Toulouse, bastion historique de la gauche, a souvent vu son hôtel de ville dirigé par des élus de droite, malgré un électorat plutôt favorable à gauche lors des diverses élections. En fusionnant la liste, LFI, qui a obtenu 27,5% des voix, et l'alliance PS-Écologistes-Place publique, à 25%, cherchent à renverser la situation face au maire sortant qui a dominé le premier tour avec 37%.
Sur le plan stratégique, Piquemal serait désigné maire, tandis que Briançon prendrait les rênes de la métropole, en cas de succès. Les négociations qui ont abouti à ce rapprochement ont été longues, mais essentielles, selon Briançon. Il a souligné qu'il avait pris ses responsabilités, malgré le refus de son parti de s'allier avec LFI au niveau national.
« Les Toulousaines et les Toulousains souhaitent voir la gauche unie », a-t-il affirmé, un sentiment renforcé par les attentes des électeurs. Cependant, cette union n'a pas fait l'unanimité : le Parti Radical de Gauche a déjà annoncé son retrait, rejetant une collaboration avec un représentant de LFI.
Moudenc, quant à lui, a critiqué ce mouvement, qualifiant l'union de « marchandage politique », et s'est opposé à cette alliance qu'il considère comme une capitulation envers un parti qu'il qualifie d'extrême. En réponse, il a appelé à un rassemblement autour de sa candidature pour contrer « l'extrême gauche mélenchoniste ».

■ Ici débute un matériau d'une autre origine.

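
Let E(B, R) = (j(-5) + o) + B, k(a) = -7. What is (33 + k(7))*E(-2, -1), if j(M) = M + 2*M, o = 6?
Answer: -286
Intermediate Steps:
j(M) = 3*M
E(B, R) = -9 + B (E(B, R) = (3*(-5) + 6) + B = (-15 + 6) + B = -9 + B)
(33 + k(7))*E(-2, -1) = (33 - 7)*(-9 - 2) = 26*(-11) = -286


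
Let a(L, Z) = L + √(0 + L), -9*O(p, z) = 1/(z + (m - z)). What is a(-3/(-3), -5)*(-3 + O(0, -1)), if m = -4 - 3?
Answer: -376/63 ≈ -5.9683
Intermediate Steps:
m = -7
O(p, z) = 1/63 (O(p, z) = -1/(9*(z + (-7 - z))) = -⅑/(-7) = -⅑*(-⅐) = 1/63)
a(L, Z) = L + √L
a(-3/(-3), -5)*(-3 + O(0, -1)) = (-3/(-3) + √(-3/(-3)))*(-3 + 1/63) = (-3*(-⅓) + √(-3*(-⅓)))*(-188/63) = (1 + √1)*(-188/63) = (1 + 1)*(-188/63) = 2*(-188/63) = -376/63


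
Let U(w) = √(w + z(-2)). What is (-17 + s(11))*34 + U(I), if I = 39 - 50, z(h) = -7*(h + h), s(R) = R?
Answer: -204 + √17 ≈ -199.88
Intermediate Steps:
z(h) = -14*h
I = -11
U(w) = √(28 + w) (U(w) = √(w - 14*(-2)) = √(w + 28) = √(28 + w))
(-17 + s(11))*34 + U(I) = (-17 + 11)*34 + √(28 - 11) = -6*34 + √17 = -204 + √17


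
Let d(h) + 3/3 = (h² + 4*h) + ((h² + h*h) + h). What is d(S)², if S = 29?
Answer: 7112889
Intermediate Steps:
d(h) = -1 + 3*h² + 5*h (d(h) = -1 + ((h² + 4*h) + ((h² + h*h) + h)) = -1 + ((h² + 4*h) + ((h² + h²) + h)) = -1 + ((h² + 4*h) + (2*h² + h)) = -1 + ((h² + 4*h) + (h + 2*h²)) = -1 + (3*h² + 5*h) = -1 + 3*h² + 5*h)
d(S)² = (-1 + 3*29² + 5*29)² = (-1 + 3*841 + 145)² = (-1 + 2523 + 145)² = 2667² = 7112889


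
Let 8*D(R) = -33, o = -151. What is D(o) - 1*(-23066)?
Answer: 184495/8 ≈ 23062.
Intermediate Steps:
D(R) = -33/8 (D(R) = (1/8)*(-33) = -33/8)
D(o) - 1*(-23066) = -33/8 - 1*(-23066) = -33/8 + 23066 = 184495/8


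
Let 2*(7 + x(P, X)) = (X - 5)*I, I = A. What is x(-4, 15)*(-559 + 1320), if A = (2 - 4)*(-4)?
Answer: 25113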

Les divergences, par exemple sur la construction de la LGV Bordeaux-Toulouse, ont déjà été mises en lumière, bien que Piquemal ait fait savoir que ces débats se poursuivraient au sein de la métropole, où Briançon, partisan du projet, aurait une voix influente.

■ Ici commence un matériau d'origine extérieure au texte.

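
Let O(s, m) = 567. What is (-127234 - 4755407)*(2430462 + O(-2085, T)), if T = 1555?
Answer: -11869841867589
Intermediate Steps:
(-127234 - 4755407)*(2430462 + O(-2085, T)) = (-127234 - 4755407)*(2430462 + 567) = -4882641*2431029 = -11869841867589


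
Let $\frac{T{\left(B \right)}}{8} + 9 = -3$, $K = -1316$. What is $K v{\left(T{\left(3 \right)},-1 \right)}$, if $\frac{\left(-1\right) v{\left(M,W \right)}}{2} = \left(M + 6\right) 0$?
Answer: $0$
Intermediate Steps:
$T{\left(B \right)} = -96$ ($T{\left(B \right)} = -72 + 8 \left(-3\right) = -72 - 24 = -96$)
$v{\left(M,W \right)} = 0$ ($v{\left(M,W \right)} = - 2 \left(M + 6\right) 0 = - 2 \left(6 + M\right) 0 = \left(-2\right) 0 = 0$)
$K v{\left(T{\left(3 \right)},-1 \right)} = \left(-1316\right) 0 = 0$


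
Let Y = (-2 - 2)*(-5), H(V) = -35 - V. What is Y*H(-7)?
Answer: -560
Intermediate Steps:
Y = 20 (Y = -4*(-5) = 20)
Y*H(-7) = 20*(-35 - 1*(-7)) = 20*(-35 + 7) = 20*(-28) = -560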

Régis Godec, un écologiste impliqué dans l'alliance, a évoqué les concessions de part et d'autre, montrant ainsi la volonté de construire un projet coherent et responsable plutôt que de conserver des ambitions individuelles. Son retrait de la course à la présidence de la métropole en est un exemple.
Il est intéressant de noter que François Piquemal, déjà élu conseiller municipal en 2020, avait alors dû abandonner son siège après avoir été élu député de Haute-Garonne en 2022, une situation qui a favorisé l’entrée de Briançon au conseil municipal. Rappelons qu’en 2020, l’union de la gauche avait échoué face à Moudenc, mais les acteurs impliqués cette fois semblent déterminés à tourner la page et à construire ensemble une nouvelle dynamique.